486, 488 (659 SE2d 835) (2008). In that context, exigent circumstances include
“where an officer is in hot pursuit of a fleeing felon, where an officer reasonably fears
the imminent destruction of evidence if entry into the residence is not immediately
effected, and where an officer reasonably perceives that a suspect within the dwelling
poses a risk of danger to the police or others.” Id.
“The second category of cases addresses exigent circumstances encountered
by police in the pursuit of their duties to preserve public order, to maintain the peace,
and to protect lives, persons, property, health and morals.” (Citation and punctuation
omitted.) Love, 290 Ga. App. at 488. In these types of cases, “police do not enter a
residence for the purpose of arresting or seizing evidence against an occupant; rather,
7 they enter in response to what they reasonably perceive as an emergency involving a
threat to life or property.” Id.
Bowden argues that no exigent circumstances existed when the deputies initially
entered the house. He points to testimony from one of the deputies that when he
arrived at the house, he did not observe any injuries to the victim or any property
damage and the fact that the victim was given the opportunity to leave before Bowden
arrived but declined to do so.
“Whether exigent circumstances existed is a question of fact, and we review
police actions from the standpoint of a hypothetical reasonable officer and must
measure those actions from the foresight of an officer acting in a quickly developing
situation and not from the hindsight of which judges have benefit.” (Citation and
punctuation omitted.) Arp v. State, 327 Ga. App. 340, 344 (2) (759 SE2d 57) (2014).

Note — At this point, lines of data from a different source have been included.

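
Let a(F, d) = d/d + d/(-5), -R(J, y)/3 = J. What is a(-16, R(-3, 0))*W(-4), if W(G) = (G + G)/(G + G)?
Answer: -4/5 ≈ -0.80000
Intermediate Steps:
W(G) = 1 (W(G) = (2*G)/((2*G)) = (2*G)*(1/(2*G)) = 1)
R(J, y) = -3*J
a(F, d) = 1 - d/5 (a(F, d) = 1 + d*(-1/5) = 1 - d/5)
a(-16, R(-3, 0))*W(-4) = (1 - (-3)*(-3)/5)*1 = (1 - 1/5*9)*1 = (1 - 9/5)*1 = -4/5*1 = -4/5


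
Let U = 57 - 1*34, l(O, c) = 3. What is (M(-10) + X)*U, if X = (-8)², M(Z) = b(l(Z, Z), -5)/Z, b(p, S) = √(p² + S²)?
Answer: 1472 - 23*√34/10 ≈ 1458.6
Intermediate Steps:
b(p, S) = √(S² + p²)
M(Z) = √34/Z (M(Z) = √((-5)² + 3²)/Z = √(25 + 9)/Z = √34/Z)
X = 64
U = 23 (U = 57 - 34 = 23)
(M(-10) + X)*U = (√34/(-10) + 64)*23 = (√34*(-⅒) + 64)*23 = (-√34/10 + 64)*23 = (64 - √34/10)*23 = 1472 - 23*√34/10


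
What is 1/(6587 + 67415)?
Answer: 1/74002 ≈ 1.3513e-5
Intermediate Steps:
1/(6587 + 67415) = 1/74002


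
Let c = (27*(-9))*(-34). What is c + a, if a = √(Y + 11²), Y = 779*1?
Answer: 8292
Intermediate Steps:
Y = 779
c = 8262 (c = -243*(-34) = 8262)
a = 30 (a = √(779 + 11²) = √(779 + 121) = √900 = 30)
c + a = 8262 + 30 = 8292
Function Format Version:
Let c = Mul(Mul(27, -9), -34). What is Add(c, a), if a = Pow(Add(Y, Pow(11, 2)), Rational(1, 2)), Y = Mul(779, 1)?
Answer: 8292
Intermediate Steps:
Y = 779
c = 8262 (c = Mul(-243, -34) = 8262)
a = 30 (a = Pow(Add(779, Pow(11, 2)), Rational(1, 2)) = Pow(Add(779, 121), Rational(1, 2)) = Pow(900, Rational(1, 2)) = 30)
Add(c, a) = Add(8262, 30) = 8292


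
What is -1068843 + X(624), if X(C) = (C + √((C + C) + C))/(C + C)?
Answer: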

Here, the trial court’s denial of Bowden’s motion to suppress is supported by the
record evidence that the victim contacted 911 because she wanted to escape her
marriage, which involved a long-standing pattern of violence and control over the
victim’s life, and to do so safely. The deputies were aware that Bowden had previously
subjected the victim to verbal and physical abuse, observed that she was scared and
8 went into the house upon Bowden’s arrival, witnessed Bowden’s emotional outburst
when they explained the purpose of their visit, and saw him storm into the house after
the victim while continuing to hurl obscenities at the deputies. Because a reasonable
officer could interpret the circumstances to be a threatening situation to the victim,
we hold that the evidence authorized the warrantless entry into the residence, and the
trial court did not err in denying the motion to suppress. See Daniel v. State, 303 Ga.
App. 1, 2 (1) (692 SE2d 682) (2010).
Judgment affirmed. Gobeil and Davis, JJ., concur.